I was just about to hang up when a woman’s voice stopped me. “It would be worth your while to pay a visit to the Golden Shaft mine.”

“Who is this, please?” I questioned.

“All you need to know is that birds and tortoises are dying there every day and nothing is being reported,” the woman informed me.

It was my turn to be silent for a moment as I processed this information. “How are they dying?”

The voice on the other end snapped, “How the hell do you think? Birds drink from the cyanide pits. Haul pak drivers don’t stop to pick up desert tortoises that wander into their way. They’re being run over. Or even worse, they’re buried alive.”

“If you tell me your name, I promise that it will be kept totally confidential,” I offered.

The woman snorted. “Right. And good whisky is still a buck a shot. I need to keep my job, lady. You want to do something with the information I’ve given you? Be my guest. You want to sit on your ass like the State wildlife boys? Well, I can’t do nothing about that. Let it be on your head.”

Before I had a chance to respond, the phone clicked dead in my ear.

The Golden Shaft was the same mine Noah had complained about, and my mystery woman obviously worked at the mine.

Mines in Nevada ran on a self-reporting system that Sam likened to a fox declaring how many chickens he’s nabbed in a henhouse. All wildlife deaths connected to mining activities were supposed to be reported directly to the Nevada Division of Wildlife. It seemed that few were. And when they were, nothing was done. It was only when endangered critters were involved that Fish and Wildlife stepped into the fray.

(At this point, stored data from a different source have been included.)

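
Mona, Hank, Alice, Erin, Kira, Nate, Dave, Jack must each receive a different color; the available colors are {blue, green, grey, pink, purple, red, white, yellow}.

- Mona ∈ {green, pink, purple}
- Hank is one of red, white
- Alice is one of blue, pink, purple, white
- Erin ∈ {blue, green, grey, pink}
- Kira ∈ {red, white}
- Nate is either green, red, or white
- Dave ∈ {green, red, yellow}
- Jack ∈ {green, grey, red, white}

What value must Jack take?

The 8 variables draw from only 8 values {blue, green, grey, pink, purple, red, white, yellow}, so each is used; only Dave can be yellow, hence Dave = yellow.
The 2 variables Hank and Kira are confined to {red, white}, which locks those values in; drop them from Alice, Nate, Jack.
Nate's domain is down to {green}, so Nate = green. Eliminate green elsewhere: Mona, Erin, Jack.
So Jack = grey.

grey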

“In Nevada, mining gets what it wants. It’s political suicide to go against the industry.” Sam had pounded that into my head since my first day on the job.

It was well known that the mines greased State palms to turn State heads the other way. That was one of the reasons Fish and Wildlife was so disliked in Nevada: so far, the Service had managed to remain incorruptible.

I filled Sam in on the call and told him that I planned to drive over and take a look around. It would be the first mine that I had officially visited since being out here.

Sam wiped off his brush and scrutinized his latest painting. “That should be quite a treat, though I don’t think you’ll find the Center’s missing tortoises there.”

Standing up, he took hold of his canvas and hung it on the wall behind his desk right below a sign that read, “
The Golden Rule in Nevada is: He who hath the gold rules.

Five
 

I decided to play
it politically correct and head over to the Nevada Division of Wildlife, the state agency that is locally referred to as NDOW. Not only was it time that I introduced myself to the head honcho of the division; I also hoped that a courtesy call would smooth any feathers that might be ruffled over my impending visit to the Golden Shaft mine. Sam warned me that I would be greeted with about as much enthusiasm as a hooker on a sex strike.